Other trends forecasted in the coming year include a focus on the untapped destination of Iran, growing demand for home-grown experiences, the rejuvenation of Dubai’s historic districts, the sourcing of sustainable talent, the need for local hospitality schools, and a boost in merger and acquisition activities, allowing hoteliers to tap into new visitor segments and markets.
Insignia Worldwide chief executive officer, Gaurav Sinha said, “As a leading authority in brand creation for travel, hospitality and destination brands, we are privileged to be at the frontline of brand innovation within this vibrant sector.”
The study revealed that the pipeline of under-contract hotels in the region is expected to jump 30 per cent, while room supply will witness a 50 per cent rise. The Middle East stands the strongest pipeline growth percentage of all subcontinents, with 501 hotels totaling 144,321 rooms under contract. While Dubai leads among the five global pipeline cities in terms of rooms under contract with 39,323 rooms, followed by New York at 31,314 rooms, Makkah at 29,866 rooms, Sanya (China) 19,942, and Houston, Texas (USA) 17,905 rooms.
Hotel supply in 2016 is set to surpass demand and exacerbate the continuing economic and geopolitical challenges by reducing hotel rates and creating huge competition among hoteliers. Only the creative, confident and agile companies can survive in the trying times ahead.

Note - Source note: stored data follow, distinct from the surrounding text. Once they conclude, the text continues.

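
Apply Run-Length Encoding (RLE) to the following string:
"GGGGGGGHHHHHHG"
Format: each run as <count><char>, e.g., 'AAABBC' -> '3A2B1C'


Scanning runs left to right:
  i=0: run of 'G' x 7 -> '7G'
  i=7: run of 'H' x 6 -> '6H'
  i=13: run of 'G' x 1 -> '1G'

RLE = 7G6H1G


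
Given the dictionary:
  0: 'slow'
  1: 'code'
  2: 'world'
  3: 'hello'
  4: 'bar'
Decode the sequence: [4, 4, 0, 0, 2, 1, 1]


Look up each index in the dictionary:
  4 -> 'bar'
  4 -> 'bar'
  0 -> 'slow'
  0 -> 'slow'
  2 -> 'world'
  1 -> 'code'
  1 -> 'code'

Decoded: "bar bar slow slow world code code"


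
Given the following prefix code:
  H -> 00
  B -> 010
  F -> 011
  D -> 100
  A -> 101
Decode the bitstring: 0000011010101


Decoding step by step:
Bits 00 -> H
Bits 00 -> H
Bits 011 -> F
Bits 010 -> B
Bits 101 -> A


Decoded message: HHFBA


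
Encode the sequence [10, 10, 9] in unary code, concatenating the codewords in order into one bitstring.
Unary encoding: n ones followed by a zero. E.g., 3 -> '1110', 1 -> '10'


Encode each number as n ones followed by a terminating 0:
  10 -> 11111111110 (11 bits)
  10 -> 11111111110 (11 bits)
  9 -> 1111111110 (10 bits)
Total length = 11 + 11 + 10 = 32 bits.

Unary([10, 10, 9]) = 11111111110111111111101111111110 (32 bits)


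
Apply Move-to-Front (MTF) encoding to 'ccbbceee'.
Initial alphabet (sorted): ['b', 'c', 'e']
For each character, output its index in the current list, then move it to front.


MTF encoding:
'c': index 1 in ['b', 'c', 'e'] -> ['c', 'b', 'e']
'c': index 0 in ['c', 'b', 'e'] -> ['c', 'b', 'e']
'b': index 1 in ['c', 'b', 'e'] -> ['b', 'c', 'e']
'b': index 0 in ['b', 'c', 'e'] -> ['b', 'c', 'e']
'c': index 1 in ['b', 'c', 'e'] -> ['c', 'b', 'e']
'e': index 2 in ['c', 'b', 'e'] -> ['e', 'c', 'b']
'e': index 0 in ['e', 'c', 'b'] -> ['e', 'c', 'b']
'e': index 0 in ['e', 'c', 'b'] -> ['e', 'c', 'b']


Output: [1, 0, 1, 0, 1, 2, 0, 0]


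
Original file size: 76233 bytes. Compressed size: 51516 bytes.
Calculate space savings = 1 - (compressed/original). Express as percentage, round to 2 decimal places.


ratio = compressed/original = 51516/76233 = 0.67577
savings = 1 - ratio = 1 - 0.67577 = 0.32423
as a percentage: 0.32423 * 100 = 32.42%

Space savings = 1 - 51516/76233 = 32.42%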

The Middle East has been through a number of geopolitical and economic challenges over the past 18 months, creating disruption to feeder markets and adding further pressure to a year of terror attacks, currency fluctuations and the lowest oil prices the world has ever seen in over a decade. Despite these lingering issues, the tourism industry has a positive outlook especially with the fruition of major infrastructure projects, such as new theme parks, convention centres, theatres and airport expansions, which are predicted to bring an influx of visitors towards the last quarter from all sectors, particularly the MICE and family segments.

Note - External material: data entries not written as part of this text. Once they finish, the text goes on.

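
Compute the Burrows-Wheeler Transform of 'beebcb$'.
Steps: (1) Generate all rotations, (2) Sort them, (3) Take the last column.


Rotations (sorted):
  0: $beebcb -> last char: b
  1: b$beebc -> last char: c
  2: bcb$bee -> last char: e
  3: beebcb$ -> last char: $
  4: cb$beeb -> last char: b
  5: ebcb$be -> last char: e
  6: eebcb$b -> last char: b


BWT = bce$beb


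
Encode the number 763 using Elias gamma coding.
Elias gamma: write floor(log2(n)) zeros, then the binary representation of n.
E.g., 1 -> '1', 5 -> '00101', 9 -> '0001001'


num_bits = floor(log2(763)) + 1 = 10
leading_zeros = num_bits - 1 = 9
binary(763) = 1011111011

Elias gamma(763) = '000000000' + '1011111011' = 0000000001011111011 (19 bits)


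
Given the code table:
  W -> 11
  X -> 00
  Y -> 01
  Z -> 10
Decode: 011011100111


Decoding:
01 -> Y
10 -> Z
11 -> W
10 -> Z
01 -> Y
11 -> W


Result: YZWZYW


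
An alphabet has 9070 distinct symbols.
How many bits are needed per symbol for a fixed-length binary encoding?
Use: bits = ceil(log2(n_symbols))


log2(9070) = 13.1469
Bracket: 2^13 = 8192 < 9070 <= 2^14 = 16384
So ceil(log2(9070)) = 14

bits = ceil(log2(9070)) = ceil(13.1469) = 14 bits


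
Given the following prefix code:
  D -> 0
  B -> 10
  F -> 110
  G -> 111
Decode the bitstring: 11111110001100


Decoding step by step:
Bits 111 -> G
Bits 111 -> G
Bits 10 -> B
Bits 0 -> D
Bits 0 -> D
Bits 110 -> F
Bits 0 -> D


Decoded message: GGBDDFD


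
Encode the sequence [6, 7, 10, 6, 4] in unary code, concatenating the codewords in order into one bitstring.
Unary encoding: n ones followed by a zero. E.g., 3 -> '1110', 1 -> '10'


Encode each number as n ones followed by a terminating 0:
  6 -> 1111110 (7 bits)
  7 -> 11111110 (8 bits)
  10 -> 11111111110 (11 bits)
  6 -> 1111110 (7 bits)
  4 -> 11110 (5 bits)
Total length = 7 + 8 + 11 + 7 + 5 = 38 bits.

Unary([6, 7, 10, 6, 4]) = 11111101111111011111111110111111011110 (38 bits)


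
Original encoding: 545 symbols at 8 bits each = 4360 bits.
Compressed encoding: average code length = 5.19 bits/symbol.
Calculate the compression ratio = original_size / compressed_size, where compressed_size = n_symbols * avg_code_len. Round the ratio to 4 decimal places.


original_size = n_symbols * orig_bits = 545 * 8 = 4360 bits
compressed_size = n_symbols * avg_code_len = 545 * 5.19 = 2828.55 bits
ratio = original_size / compressed_size = 4360 / 2828.55 = 1.5414

Compression ratio = 1.5414


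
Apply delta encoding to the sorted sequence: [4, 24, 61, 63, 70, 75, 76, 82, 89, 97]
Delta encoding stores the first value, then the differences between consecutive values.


First value: 4
Deltas:
  24 - 4 = 20
  61 - 24 = 37
  63 - 61 = 2
  70 - 63 = 7
  75 - 70 = 5
  76 - 75 = 1
  82 - 76 = 6
  89 - 82 = 7
  97 - 89 = 8


Delta encoded: [4, 20, 37, 2, 7, 5, 1, 6, 7, 8]


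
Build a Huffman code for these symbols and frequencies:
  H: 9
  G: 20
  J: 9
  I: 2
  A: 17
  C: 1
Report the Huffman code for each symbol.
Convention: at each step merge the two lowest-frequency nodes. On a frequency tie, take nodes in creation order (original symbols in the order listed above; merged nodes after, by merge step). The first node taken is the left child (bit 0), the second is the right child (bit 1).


Huffman tree construction:
Step 1: Merge C(1) + I(2) = 3
Step 2: Merge (C+I)(3) + H(9) = 12
Step 3: Merge J(9) + ((C+I)+H)(12) = 21
Step 4: Merge A(17) + G(20) = 37
Step 5: Merge (J+((C+I)+H))(21) + (A+G)(37) = 58
Read each symbol's code off the tree from the root (left child = 0, right child = 1).

Codes:
  H: 011 (length 3)
  G: 11 (length 2)
  J: 00 (length 2)
  I: 0101 (length 4)
  A: 10 (length 2)
  C: 0100 (length 4)
Average code length: 131/58 = 2.2586 bits/symbol


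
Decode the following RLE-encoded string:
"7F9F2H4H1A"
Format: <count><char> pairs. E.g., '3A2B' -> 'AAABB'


Expanding each <count><char> pair:
  7F -> 'FFFFFFF'
  9F -> 'FFFFFFFFF'
  2H -> 'HH'
  4H -> 'HHHH'
  1A -> 'A'

Decoded = FFFFFFFFFFFFFFFFHHHHHHA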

The report said that the Middle East is maturing in certain markets, especially Dubai and Abu Dhabi, whereby hoteliers and developers need to get used to a cool-down as the oversupply of accommodation and an influx of mid-market hotels will cause rates to go down.
As the region continues to struggle in the absence of a local talent pool, hoteliers in particular will be forced to consider other options which may include seeking valuable tie-ups for a stronger position in a more competitive marketplace. Merger and acquisition activities will continue amid the high-profile hotelier deals, such as FRHI’s buy-over by AccorHotels at the end of 2015. The big three Gulf airlines, Emirates, Etihad and Qatar Airways, will continue to explore partnership opportunities with European and Asian airlines.

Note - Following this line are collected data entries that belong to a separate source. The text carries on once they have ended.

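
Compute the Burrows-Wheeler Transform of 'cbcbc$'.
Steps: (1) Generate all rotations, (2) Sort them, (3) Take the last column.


Rotations (sorted):
  0: $cbcbc -> last char: c
  1: bc$cbc -> last char: c
  2: bcbc$c -> last char: c
  3: c$cbcb -> last char: b
  4: cbc$cb -> last char: b
  5: cbcbc$ -> last char: $


BWT = cccbb$


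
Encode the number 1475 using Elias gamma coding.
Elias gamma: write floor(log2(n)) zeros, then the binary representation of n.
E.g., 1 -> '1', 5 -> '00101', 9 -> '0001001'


num_bits = floor(log2(1475)) + 1 = 11
leading_zeros = num_bits - 1 = 10
binary(1475) = 10111000011

Elias gamma(1475) = '0000000000' + '10111000011' = 000000000010111000011 (21 bits)


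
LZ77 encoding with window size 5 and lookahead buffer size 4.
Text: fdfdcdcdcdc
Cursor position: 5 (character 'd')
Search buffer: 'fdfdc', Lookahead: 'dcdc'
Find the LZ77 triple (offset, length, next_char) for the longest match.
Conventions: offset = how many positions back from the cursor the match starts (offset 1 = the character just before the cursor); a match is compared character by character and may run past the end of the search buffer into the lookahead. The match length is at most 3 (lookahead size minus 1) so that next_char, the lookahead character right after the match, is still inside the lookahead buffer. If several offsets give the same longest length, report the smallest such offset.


Try each offset into the search buffer:
  offset=1 (pos 4, char 'c'): match length 0
  offset=2 (pos 3, char 'd'): match length 3
  offset=3 (pos 2, char 'f'): match length 0
  offset=4 (pos 1, char 'd'): match length 1
  offset=5 (pos 0, char 'f'): match length 0
Longest match has length 3 at offset 2.
next_char = character at position 5 + 3 = 8 -> 'c'

Best match: offset=2, length=3 (matching 'dcd' starting at position 3)
LZ77 triple: (2, 3, 'c')


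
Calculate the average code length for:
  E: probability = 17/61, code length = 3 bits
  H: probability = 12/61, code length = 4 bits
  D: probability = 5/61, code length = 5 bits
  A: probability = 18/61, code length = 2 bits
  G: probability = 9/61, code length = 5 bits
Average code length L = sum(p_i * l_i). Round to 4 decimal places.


Weighted contributions p_i * l_i:
  E: (17/61) * 3 = 51/61
  H: (12/61) * 4 = 48/61
  D: (5/61) * 5 = 25/61
  A: (18/61) * 2 = 36/61
  G: (9/61) * 5 = 45/61
Sum = (51 + 48 + 25 + 36 + 45)/61 = 205/61

L = 205/61 = 3.3607 bits/symbol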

Mobile also continues to evolve with exciting developments already taking place in the mobile payment space, and the Facebook Messenger now allowing businesses to transact with customers similar to the way of peer-to-peer models.
Low cost airlines are already tapping into new markets, particularly those in Central Europe, to match with in-bound visitors with the new asset classes coming online.